Other than Doha and Muscat, neither Abu Dhabi nor any of the other emirates has a professional symphonic orchestra. Abu Dhabi has set different priorities, and Zaha Hadid’s center is still far from being completed. But if the former ADACH performing arts space next to the Al Hosn fort were going to reopen, there would be room for an orchestra.

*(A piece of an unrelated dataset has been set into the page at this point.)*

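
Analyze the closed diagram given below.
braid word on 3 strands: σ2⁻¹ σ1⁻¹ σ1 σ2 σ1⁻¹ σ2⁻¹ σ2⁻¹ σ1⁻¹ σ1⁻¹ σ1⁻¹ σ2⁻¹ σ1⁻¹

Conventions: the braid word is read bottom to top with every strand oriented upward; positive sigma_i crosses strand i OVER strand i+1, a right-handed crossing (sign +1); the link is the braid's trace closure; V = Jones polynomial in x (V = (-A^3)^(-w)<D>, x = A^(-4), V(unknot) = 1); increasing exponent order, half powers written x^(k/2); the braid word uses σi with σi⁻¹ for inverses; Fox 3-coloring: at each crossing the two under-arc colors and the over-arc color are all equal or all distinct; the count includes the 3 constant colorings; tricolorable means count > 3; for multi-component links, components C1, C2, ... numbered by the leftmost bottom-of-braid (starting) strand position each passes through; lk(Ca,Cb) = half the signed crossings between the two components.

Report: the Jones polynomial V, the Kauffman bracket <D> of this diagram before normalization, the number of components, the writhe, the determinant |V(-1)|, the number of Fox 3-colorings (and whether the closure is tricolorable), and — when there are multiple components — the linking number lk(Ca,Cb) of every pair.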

For several years, ADACH supported Abu Dhabi Classics, in which series many well-known orchestras performed. But this has proven to be unsustainable. The Abu Dhabi Festival still invites prestigious orchestras, but only during the festival. For a while, the UAE had an orchestra made up of expatriate amateur musicians, the UAE Philharmonic Orchestra, but this initiative was terminated in 2012 due to a lack of funds and organizational problems, as it is difficult to maintain a full amateur orchestra coming from all over the UAE. In the same year, a new initiative started, the United Arab Emirates National Symphony Orchestra, consisting mostly of expatriate musicians with a professional background. It is based in Abu Dhabi, and its principal conductor is Andrew Berryman.

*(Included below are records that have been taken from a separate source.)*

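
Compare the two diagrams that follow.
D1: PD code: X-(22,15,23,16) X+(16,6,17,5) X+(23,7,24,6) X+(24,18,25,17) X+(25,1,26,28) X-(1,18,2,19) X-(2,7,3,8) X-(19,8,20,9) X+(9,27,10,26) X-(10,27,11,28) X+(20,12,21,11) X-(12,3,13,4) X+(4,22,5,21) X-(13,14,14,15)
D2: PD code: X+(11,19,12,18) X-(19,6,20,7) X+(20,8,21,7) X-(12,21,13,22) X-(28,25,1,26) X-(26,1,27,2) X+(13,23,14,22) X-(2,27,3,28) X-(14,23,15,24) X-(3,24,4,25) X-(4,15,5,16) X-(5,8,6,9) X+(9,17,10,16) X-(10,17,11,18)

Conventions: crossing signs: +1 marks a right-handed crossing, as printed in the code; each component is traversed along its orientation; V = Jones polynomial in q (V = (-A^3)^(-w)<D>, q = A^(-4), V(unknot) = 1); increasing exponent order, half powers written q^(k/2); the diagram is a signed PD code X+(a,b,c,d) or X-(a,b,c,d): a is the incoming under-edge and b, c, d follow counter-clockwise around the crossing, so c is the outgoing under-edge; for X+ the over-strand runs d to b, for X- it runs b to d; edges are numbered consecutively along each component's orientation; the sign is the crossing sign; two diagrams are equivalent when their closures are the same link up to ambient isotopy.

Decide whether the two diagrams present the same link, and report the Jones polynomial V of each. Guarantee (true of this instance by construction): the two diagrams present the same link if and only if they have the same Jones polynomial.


equivalent: no
D1 (bracket A^-8 - A^-4 + 1 - A^4 + A^8; 14 crossings at w = 0): V = q^-2 - q^-1 + 1 - q + q^2
V(D2) = -q^-4 + q^-3 + q^-1  (w -6, c 14, <D> = A^-14 + A^-6 - A^-2)
key observation: V(q) takes 2 values over 2 diagrams, fixing the grouping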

The symphonic orchestras in the Middle East do not restrict themselves to a Western symphonic repertoire, but they also play an oriental repertoire, both contemporary classical music in line with Western contemporary music, but also accompanying parts for some Arab semi-popular music, in the tradition of the great Egyptian, Lebanese and Syrian singers, who often sang with large orchestras. This means that, potentially, there would be more employment for such an orchestra than just catering to a somewhat elitist clasically oriented public. But, of course, an orchestra like that of Doha, with all musicians flown in from elsewhere, is an expensive undertaking. The Oman model is more rewarding, as the orchestra there was the result of recruiting young Omanis for decades to become musicians. But the Omani success indicates that there might be enough young Emiratis willing to become musician. Another idea would be to train young musicians in a much wider region, including Egypt, Palestine, Lebanon and Syria, countries with a much longer tradition in music education, both in Western and in Middle-Eastern music.